Following the 9/11 and Madrid terrorist attacks, the AIVD doubled in size and thus moved to a larger building in The Hague. Under the Dutch “percent for art” legislation, part of the new development budget had to be used to commission new onsite artwork. Seduced by the Magid’s curriculum vitae, which included artworks based on her relationships with a New York City cop, the Amsterdam Police and employees at the Liverpool CCTV center, the AIVD selected her for the job. They asked her to produce an artwork that would reflect the face of the Organization, and rather naively, make up for some recent leaks of confidential information that had undermined its reputation.

Unlike previous works, where Magid used different pranks and hats to infiltrate government organizations, this time being an artist allowed her access to the cloistered AIVD. To fulfill her task, she was granted permission to meet with 18 different spies under the condition she would neither register their conversations nor reveal their identities. For a period of over two years, she interviewed them at bars, hotel lobbies, airports, filling several notebooks with intimate details about their lives.

These encounters terminated abruptly when she submitted, to the Organization, the initial draft of a novel based on her experiences, which she intended to publish.

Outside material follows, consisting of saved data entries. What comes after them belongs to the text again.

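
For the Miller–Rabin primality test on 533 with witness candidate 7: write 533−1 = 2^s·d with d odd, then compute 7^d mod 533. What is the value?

533 − 1 = 532 = 2^2 · 133, so d = 133.
7^1 ≡ 7 (mod 533)
7^2 ≡ 7^2 = 49 ≡ 49 (mod 533)
7^4 ≡ 49^2 = 2401 ≡ 269 (mod 533)
7^8 ≡ 269^2 = 72361 ≡ 406 (mod 533)
7^16 ≡ 406^2 = 164836 ≡ 139 (mod 533)
7^32 ≡ 139^2 = 19321 ≡ 133 (mod 533)
7^64 ≡ 133^2 = 17689 ≡ 100 (mod 533)
7^128 ≡ 100^2 = 10000 ≡ 406 (mod 533)
133 = 128 + 4 + 1 in binary powers of 2.
So 7^133 ≡ 406 · 269 · 7 ≡ 176 (mod 533).
Squaring chain: 176 → 62; never reaches −1, so base 7 is a Miller–Rabin witness that 533 is composite.

176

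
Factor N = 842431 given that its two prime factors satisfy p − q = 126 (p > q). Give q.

Since p = q + 126, we have 842431 = q(q + 126), so q² + 126q − 842431 = 0.
Discriminant: 126² + 4·842431 = 15876 + 3369724 = 3385600; √3385600 = 1840.
q = (−126 + 1840)/2 = 857, and p = q + 126 = 983.
Check: 857 · 983 = 842431.

857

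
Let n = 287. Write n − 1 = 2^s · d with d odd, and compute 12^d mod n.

287 − 1 = 286 = 2^1 · 143, so d = 143.
12^1 ≡ 12 (mod 287)
12^2 ≡ 12^2 = 144 ≡ 144 (mod 287)
12^4 ≡ 144^2 = 20736 ≡ 72 (mod 287)
12^8 ≡ 72^2 = 5184 ≡ 18 (mod 287)
12^16 ≡ 18^2 = 324 ≡ 37 (mod 287)
12^32 ≡ 37^2 = 1369 ≡ 221 (mod 287)
12^64 ≡ 221^2 = 48841 ≡ 51 (mod 287)
12^128 ≡ 51^2 = 2601 ≡ 18 (mod 287)
143 = 128 + 8 + 4 + 2 + 1 in binary powers of 2.
So 12^143 ≡ 18 · 18 · 72 · 144 · 12 ≡ 199 (mod 287).
Squaring chain: 199; never reaches −1, so base 12 is a Miller–Rabin witness that 287 is composite.

199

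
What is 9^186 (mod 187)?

9^1 ≡ 9 (mod 187)
9^2 ≡ 9^2 = 81 ≡ 81 (mod 187)
9^4 ≡ 81^2 = 6561 ≡ 16 (mod 187)
9^8 ≡ 16^2 = 256 ≡ 69 (mod 187)
9^16 ≡ 69^2 = 4761 ≡ 86 (mod 187)
9^32 ≡ 86^2 = 7396 ≡ 103 (mod 187)
9^64 ≡ 103^2 = 10609 ≡ 137 (mod 187)
9^128 ≡ 137^2 = 18769 ≡ 69 (mod 187)
186 = 128 + 32 + 16 + 8 + 2 in binary powers of 2.
So 9^186 ≡ 69 · 103 · 86 · 69 · 81 ≡ 64 (mod 187).
Since 64 ≠ 1, base 9 is a Fermat witness: 187 is composite.

64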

Several weeks later, she got it back heavily redacted, with all passages deemed confidential removed. A subsequent letter, signed by the AIVD Director, emphasized the claim by attaching the articles of the Dutch penal code that regulate the misuse of classified information and the disclosure of State secrets - criminal offenses, which may involve up to 15 years in prison. Alternatively, it was suggested that the manuscript be exhibited “as a visual work of art, in a one-time only exhibition; after, it would become property of the Dutch government.”

The book “Becoming Tarden,” provocatively exhibited inside a glass cabinet at the center of the Tate’s lower-level gallery, is Magid’s response. As if placed on a sacrificial altar, it lays dismembered, its body separated from the spine. An adjacent handwritten letter from the artist to the AIVD reads “I had dreams of publishing it as my first novel. You are its only reader. Seize it. Strip it. Hold it in your building and seal it under glass. I comply.” Attached to it, the artist provides all the necessary documents to remove an artwork from a British museum, should the Organization decide to do so. She does not mention, however, that the surveillance camera, in the corner of the room, is broadcasting live onto a screen at Yvon Lambert Gallery in New York.